For investors that follow the options prices of tech stocks and other volatile companies, they may have noticed that the stock options seem to get “expensive” and “cheap” during certain periods, namely, before and after earnings announcements or other major events. Since the primary tenant of investing is buy low and sell high, how about sell high and buy low? This entails selling stock options when they’re expensive and buying them back, or closing them out, when they’re cheap. As evidenced below, utilizing this method last week surrounding Google’s earnings announcement was an easy way to capture an attractive one day gain with what I deem to be moderate risk:
By Selling a Put option and a Call option simultaneously 10% from the current share price, investors netted an $810 gain in a single day, even though shares moved up following the earnings announcement!
How Could this Be?
Just look no further than what happened between Thursday (pre-announcement) and Friday (post-announcement). Thursday’s close was ~$389. I took a snapshot of the options prices Friday morning after the announcement when shares were up moderately at $396. If you look at the May $430 contract for a call option, (recap, shares moved from $389 to $396 overnight), the option value actually DECLINED! Thursday afternoon, the option contract was worth 8.40 and Friday morning, it was 5.40 for a 1 day $300 gain (with shares moving toward, not away from the $430 strike). How could this be? When a stock is rising, the call options should be increasing in value, right? Well, that’s when you forget to consider the volatility component of the option value. Simply put, leading into the earnings announcement, implied volatility on Google options was quite high, and then following the announcement, it dropped off a cliff because the news was out. Put another way, just prior to earnings, investors figured there’s a chance that shares would skyrocket, hence they were willing to pay more money for an “out of the money” call option at the $430 strike thinking that perhaps shares would zoom right past and they could pocket the difference. When the earnings announcement was met with a yawn though, the likelihood of that scenario deteriorating quickly, hence, the much lower price.
Now, for the Puts
Likewise, if you had sold a put option ~10% below the share price, you sold the May 350 Put for 9.50 and by the next day, as would normally be expected, since shares were moving in the upward direction, the put option had dropped to 4.40, for a $510 1 day gain.

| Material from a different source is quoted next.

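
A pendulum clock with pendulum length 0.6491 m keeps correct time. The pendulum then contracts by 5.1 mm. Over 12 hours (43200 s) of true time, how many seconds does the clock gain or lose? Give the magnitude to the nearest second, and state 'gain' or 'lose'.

gain 171 s

T ∝ √L, so T'/T = √(0.64400/0.6491) = 0.996064.
In 43200 s of true time the clock registers 43200/0.996064 = 43370.7 s, so it gains 171 s.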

The Risks Should Not be Ignored
I don’t want to portray this as a no-risk or even a low-risk proposition. I happen to be long a few Google shares and many funds and ETFs I hold have exposure to Google and tech in general which would be buoyed by a massive runup in shares. However, if Google shares rallied say 20% in a day, the call option may then have run to about $5000 to buy back. Now, since you had sold the put and call combination for a total premium for ~$1800 combined and now we assume the put will just expire worthless or be very cheap to buy back, you’d be looking at a loss of $3200. Could Google run 20% in a day? In recent history, that hasn’t been a typical pattern, even following earnings announcements, but that’s a risk you have to be willing to assume. Your other alternative would have been to sell credit spreads which I outlined in an article at Everyday Finance, but by taking on less risk, you reduce your profit potential.
Apple (AAPL): Next Earnings Release will be Wednesday after the bell. Those options are looking to fall into a similar pattern of pricey early in the week and likely cheaper (assuming we don’t see a massive run on shares) by Thursday. Perhaps that’s another tech bellwether worth selling on volatility and buying back on the yawn.
Options Basics and Other Plays
I had posted somewhat routinely about options basics and other options plays at Everyday Finance; here are a few such articles for the uninitiated:
Is This the Rebound? A Financials Volatility Play(apparently, it was the bottom…I wrote in on March 12!)
Disclosure: I have a covered call position on Apple already, so I will not be engage in any additional option trades. I also own Google shares and have an open credit spread position on the put side.